Harmen, yang merupakan Sekretaris Umum Presidium Pemekaran Seluma ini menegaskan bahwa sejak awal tujuan otonomi daerah adalah untuk membuka peluang pembangunan dan pemanfaatan sumber daya alam secara mandiri.

Menurutnya, salah satu jawaban dari otonomi itu sendiri salah satunya yakni dengan hadirnya tambang emas ini.

“Inilah harapan kita dulu saat memperjuangkan pemekaran. Sekarang sudah ada investor datang, jangan disia-siakan,” ujarnya.

Ia menegaskan, dalam sistem hukum yang berlaku saat ini, semua regulasi soal tambang sudah berada dalam kendali pemerintah pusat. Daerah tinggal menyambut dan memfasilitasi.

Termasuk soal saham atau pembagian keuntungan, menurut Harmen, semuanya sudah diatur dalam ketentuan perseroan terbatas (PT), maka harus tetap logis dan jangan terkesan mempersulit.

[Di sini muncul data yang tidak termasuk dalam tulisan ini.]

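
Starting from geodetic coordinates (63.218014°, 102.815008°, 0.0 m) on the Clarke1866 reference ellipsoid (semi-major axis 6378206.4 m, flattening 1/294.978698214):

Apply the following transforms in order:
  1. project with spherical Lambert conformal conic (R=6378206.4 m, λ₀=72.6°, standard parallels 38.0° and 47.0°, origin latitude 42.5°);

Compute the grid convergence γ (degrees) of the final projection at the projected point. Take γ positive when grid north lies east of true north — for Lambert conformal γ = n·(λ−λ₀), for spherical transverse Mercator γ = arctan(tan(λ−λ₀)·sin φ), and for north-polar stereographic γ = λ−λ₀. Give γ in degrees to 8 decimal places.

start: φ=63.218014°, λ=102.815008°, h=0.000 m
→ into lcc (λ₀=72.6°): φ=63.21801400°, λ−λ₀=30.21500800°
convergence γ = 20.43402875°

20.43402875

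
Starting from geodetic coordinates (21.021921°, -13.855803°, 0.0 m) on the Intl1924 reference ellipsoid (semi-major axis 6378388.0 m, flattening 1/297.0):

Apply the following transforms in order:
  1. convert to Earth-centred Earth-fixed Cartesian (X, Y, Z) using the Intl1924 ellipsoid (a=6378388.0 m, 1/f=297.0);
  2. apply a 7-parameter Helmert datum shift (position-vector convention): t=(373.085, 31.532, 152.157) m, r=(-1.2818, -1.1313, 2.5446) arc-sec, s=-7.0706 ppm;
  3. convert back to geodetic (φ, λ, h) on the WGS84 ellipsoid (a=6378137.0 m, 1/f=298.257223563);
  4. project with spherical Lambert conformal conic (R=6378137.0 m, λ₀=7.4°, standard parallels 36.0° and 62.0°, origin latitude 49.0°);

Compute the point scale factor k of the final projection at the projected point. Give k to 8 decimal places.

1.08817311

start: φ=21.021921°, λ=-13.855803°, h=0.000 m
→ ECEF (a=6378388.000, f=1/297.0): X=5783116.7550, Y=-1426443.4018, Z=2273689.5415
→ Helmert 7p (PV): X=5783454.0768, Y=-1426316.3113, Z=2273866.2049
→ geod (Bowring, a=6378137.000): φ=21.02189662°, λ=-13.85383912°, h=579.9522 m
→ into lcc (λ₀=7.4°): φ=21.02189662°, λ−λ₀=-21.25383912°
scale k = 1.08817311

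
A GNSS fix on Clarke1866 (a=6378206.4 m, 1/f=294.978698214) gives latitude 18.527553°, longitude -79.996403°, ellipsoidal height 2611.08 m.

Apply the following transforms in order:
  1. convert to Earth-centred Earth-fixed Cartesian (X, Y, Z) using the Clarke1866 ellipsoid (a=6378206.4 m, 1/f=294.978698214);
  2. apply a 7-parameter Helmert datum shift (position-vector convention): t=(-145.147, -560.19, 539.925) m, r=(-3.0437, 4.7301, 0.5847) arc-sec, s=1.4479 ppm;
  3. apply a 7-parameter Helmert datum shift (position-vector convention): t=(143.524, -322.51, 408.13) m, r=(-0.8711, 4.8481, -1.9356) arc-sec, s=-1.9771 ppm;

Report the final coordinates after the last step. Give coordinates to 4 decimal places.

X=1051375.4173 m, Y=-5961009.5703 m, Z=2015553.9811 m

start: φ=18.527553°, λ=-79.996403°, h=2611.080 m
→ ECEF (a=6378206.400, f=1/294.978698214): X=1051323.0741, Y=-5960161.3783, Z=2014542.6880
→ Helmert 7p (PV): X=1051242.5426, Y=-5960697.4906, Z=2015149.3706
→ Helmert 7p (PV): X=1051375.4173, Y=-5961009.5703, Z=2015553.9811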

“Soal saham, itu silakan saja dibicarakan, baik oleh gubernur maupun bupati. Tapi aturan mainnya sudah jelas. Yang penting jangan sampai Seluma terkesan anti-investor. Ini peluang emas,” tegasnya.

Dikatakan Harmen, investor tambang emas di Seluma adalah anak negeri bukan seperti freeport yang dikuasai asing. Tentunya akan berbeda hasilnya.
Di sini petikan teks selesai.